La plupart des compétences doivent être confiées aux intercommunalités, sans quoi la balkanisation à l’extrême des centres de décisions au niveau des 36 000 communes de France nous mène tout droit à l’éclatement des villes, étalées, ségréguées et inégalitaires, et à un gaspillage irréversible du foncier. Ce sont les intercommunalités qui pourront planifier l’urbanisation, délivrer les permis de construire là où c’est nécessaire et imposer des secteurs de mixité sociale face aux promoteurs, avec des prix de sortie maîtrisés. Nous souhaitons également systématiser les établissements publics fonciers dans chaque région et les doter de moyens conséquents.

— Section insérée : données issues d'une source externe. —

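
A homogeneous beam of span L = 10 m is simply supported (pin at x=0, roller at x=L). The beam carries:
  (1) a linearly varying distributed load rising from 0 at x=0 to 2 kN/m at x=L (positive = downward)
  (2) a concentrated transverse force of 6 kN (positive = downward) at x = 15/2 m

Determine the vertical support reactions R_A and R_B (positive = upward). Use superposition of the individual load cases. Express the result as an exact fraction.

R_A = 29/6 kN, R_B = 67/6 kN

Load 1 — triangular load w₀=2 kN/m (0→w₀ over full span):
  R_A = w₀L/6 = 2·10/6 = 10/3 kN
  R_B = w₀L/3 = 2·10/3 = 20/3 kN
Load 2 — point force P=6 kN at a=15/2 m (b=L-a=5/2):
  R_A = Pb/L = 6·(5/2)/10 = 3/2 kN
  R_B = Pa/L = 6·(15/2)/10 = 9/2 kN
Superposition: R_A = 29/6 kN, R_B = 67/6 kN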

Enfin, pour éviter la captation indue de la rente foncière, nous taxerons fortement et progressivement dans le temps les terrains classés constructibles, pour éviter la rétention foncière, mieux répartir les fruits de l’urbanisation et densifier là où c’est nécessaire pour éviter l’étalement urbain.

 

 

Il faut encourager l’habiter coopératif

 

Les écologistes prônent un plus grand équilibre entre propriété, locatif privé et parc social, pour donner à chacun le choix de sa façon d’habiter. Mais EELV relaie et encourage aussi depuis longtemps les expériences de coopératives d’habitants et les revendications d’Habicoop. Pour inventer une nouvelle façon d’habiter, alternative à la location et à la propriété individuelle, nous pouvons nous inspirer des expériences issues de notre passé, comme les Castor, de notre présent, comme le Village Vertical de Villeurbanne, ou de l’étranger, comme la Suisse ou bien sûr la Norvège.

 

En France, le verrou est avant tout politique. C’est pourquoi les députés écologistes ont déposé une proposition de loi consacrée au « tiers secteur de l’habitat », qui restaure en particulier un statut de coopérative d’habitants (voir : http://www.assemblee-nationale.fr/13/propositions/pion1990.asp).

 

Je ferai tout mon possible pour que la reconnaissance des coopératives d’habitants soit à l’agenda de la nouvelle Assemblée nationale aussi vite que possible. En matière d’habitat, si tout ne peut pas venir de l’Etat, les pouvoirs publics ont pour rôle de rendre possibles les initiatives de terrain.

Pour développer ces coopératives, les groupes porteurs de projets ont en particulier besoin de foncier. Les collectivités doivent pouvoir leur en attribuer, en vente à un prix raisonnable ou en location sous forme de baux emphytéotiques. Pour encourager des groupes à se former, des collectivités peuvent aussi, par exemple sur des ZAC, réserver une partie des terrains à l’habitat coopératif et les attribuer suite à un appel à candidature. En contrepartie, les coopératives doivent prévoir des clauses anti-spéculatives, pour mieux réguler les prix et pour que cette aide de la collectivité ne soit pas captée par des individus. De plus, les coopératives devront accueillir en leur sein des profils sociaux variés. En effet, les aides publiques, sous quelque forme qu’elles soient, doivent avoir des contreparties sociales, sous peine de perdre leur légitimité sociale, surtout si on les met en parallèle avec les besoins pressants en logement social.

 

Enfin, la puissance publique aura à cœur de soutenir les réseaux de l’habitat participatif, sans se substituer à eux, en subventionnant ses acteurs principaux, du moins le temps de structurer ce secteur, et en créant un fonds de garantie pour aider les groupes pionniers à se lancer dans des projets originaux, au nom du droit à l’expérimentation. La ville de demain est encore embryonnaire, mais elle existe.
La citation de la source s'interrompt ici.